公開 : 2018.05.27 12:10

ホンモノの機敏さ

しかし今度のはまったくちがう。ベースのシビックじたいがはじめからタイプRを想定して開発にあたったとされ、タイプRの要件にあわせた設計箇所が逆に他のモデルにいくぶんしわ寄せをきたしたところさえある。フロアは浅いし、着座位置と天井も今の基準では低すぎる。

そうしてできあがったタイプRは、たんにFFハッチバック車としてニュルブルクリンク北コースの最速ラップをたたき出せただけでなく―それだけでも大した偉業ではあるが―、ホンモノの機敏さを手にいれた。

扱いやすいだけでなく、コーナリングも乗り心地もすばらしい。直線の速さはいうに及ばず、しかも高速道路では6速に入れてしまえば、落ちついて快適で洗練された高速巡航能力にどっぷりひたることもできるのだ。
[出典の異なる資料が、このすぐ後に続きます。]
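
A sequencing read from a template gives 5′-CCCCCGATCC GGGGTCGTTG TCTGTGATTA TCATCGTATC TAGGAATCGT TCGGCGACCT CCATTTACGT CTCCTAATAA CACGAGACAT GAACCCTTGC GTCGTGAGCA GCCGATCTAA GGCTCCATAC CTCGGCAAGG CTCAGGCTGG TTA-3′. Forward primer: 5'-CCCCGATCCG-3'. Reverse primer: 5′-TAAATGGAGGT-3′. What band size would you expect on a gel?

The forward primer matches the template at positions 2–11.
The reverse primer's reverse complement is ACCTCCATTTA, which matches the template at positions 57–67.
Product length = (reverse-primer end) − (forward-primer start) + 1 = 67 − 2 + 1 = 66 bp.

66 bp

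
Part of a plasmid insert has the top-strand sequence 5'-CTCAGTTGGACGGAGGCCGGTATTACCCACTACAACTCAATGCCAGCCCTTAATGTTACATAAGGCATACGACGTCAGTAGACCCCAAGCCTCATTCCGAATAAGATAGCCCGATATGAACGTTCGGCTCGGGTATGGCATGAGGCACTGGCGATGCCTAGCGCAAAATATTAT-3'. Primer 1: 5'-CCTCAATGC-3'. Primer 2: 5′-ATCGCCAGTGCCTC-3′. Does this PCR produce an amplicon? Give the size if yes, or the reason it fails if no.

Primer 1 (CCTCAATGC) does not match the top strand, and its reverse complement GCATTGAGG does not match either.
With no annealing site for primer 1, no amplification occurs.

No product — primer 1 has no binding site in the template.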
そしていちばん特異なことは、シビックは何でもうまくこなせてしまうのだ。ライバルたちが自分の守りぬいてきた特長から1歩も踏みださないのを逆手にとり、ホンダがそれらの特質を融合させて自分の持ち味としてまとめあげたのは、必然だったのかもしれない。もはや死角の見当たらない3万1525ポンド(471万円)のタイプRは、し烈な競争にうち勝ってお手ごろドライバーズカー部門の勝者となったのだ。

もっとも、ルノー・スポールが送りだす新しいメガーヌの挑戦をはねのけて連覇を目指すとなると、これからもたゆまぬ改良が必要となるだろう。